Gemäß § 573c Abs. 1 S. 1 BGB ist die Kündigung bis zum dritten Werktag eines Monats bis zum Ablauf des übernächsten Monats möglich (z.B. am 3. Juli zum 30. September 2008).

Nach der gesetzlichen Regelung kann das Mietverhältnis daher frühestens zum 20.09.2008 beendet werden. Es bleibt jedoch möglich, einen Nachmieter schon zum 01.09.2008 zu finden, um der Gefahr einer doppelten Mietzahlung zu entgehen; auch kann ein entsprechender Aufhebungsvertrag mit dem Vermieter geschlossen werden).

Mit freundlichen Grüßen


Michael Böhler
Rechtsanwalt

§ 561
Sonderkündigungsrecht des Mieters nach Mieterhöhung
(1) Macht der Vermieter eine Mieterhöhung nach § 558 oder § 559 geltend, so kann der Mieter bis zum Ablauf des zweiten Monats nach dem Zugang der Erklärung des Vermieters das Mietverhältnis außerordentlich zum Ablauf des übernächsten Monats kündigen.

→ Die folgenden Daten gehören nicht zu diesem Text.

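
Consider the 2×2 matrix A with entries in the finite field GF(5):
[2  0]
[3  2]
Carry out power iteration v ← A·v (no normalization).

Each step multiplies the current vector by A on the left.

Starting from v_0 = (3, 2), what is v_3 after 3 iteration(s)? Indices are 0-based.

v_0 = (3, 2).
v_1 = A·v_0 = (1, 3).
v_2 = A·v_1 = (2, 4).
v_3 = A·v_2 = (4, 4).

v_3 = (4, 4)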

Kündigt der Mieter, so tritt die Mieterhöhung nicht ein.
(2) Eine zum Nachteil des Mieters abweichende Vereinbarung ist unwirksam.

§ 573c
Fristen der ordentlichen Kündigung
(1) Die Kündigung ist spätestens am dritten Werktag eines Kalendermonats zum Ablauf des übernächsten Monats zulässig. Die Kündigungsfrist für den Vermieter verlängert sich nach fünf und acht Jahren seit der Überlassung des Wohnraums um jeweils drei Monate.
(2) Bei Wohnraum, der nur zum vorübergehenden Gebrauch vermietet worden ist, kann eine kürzere Kündigungsfrist vereinbart werden.
(3) Bei Wohnraum nach § 549 Abs. 2 Nr. 2 ist die Kündigung spätestens am 15. eines Monats zum Ablauf dieses Monats zulässig.
(4) Eine zum Nachteil des Mieters von Absatz 1 oder 3 abweichende Vereinbarung ist unwirksam.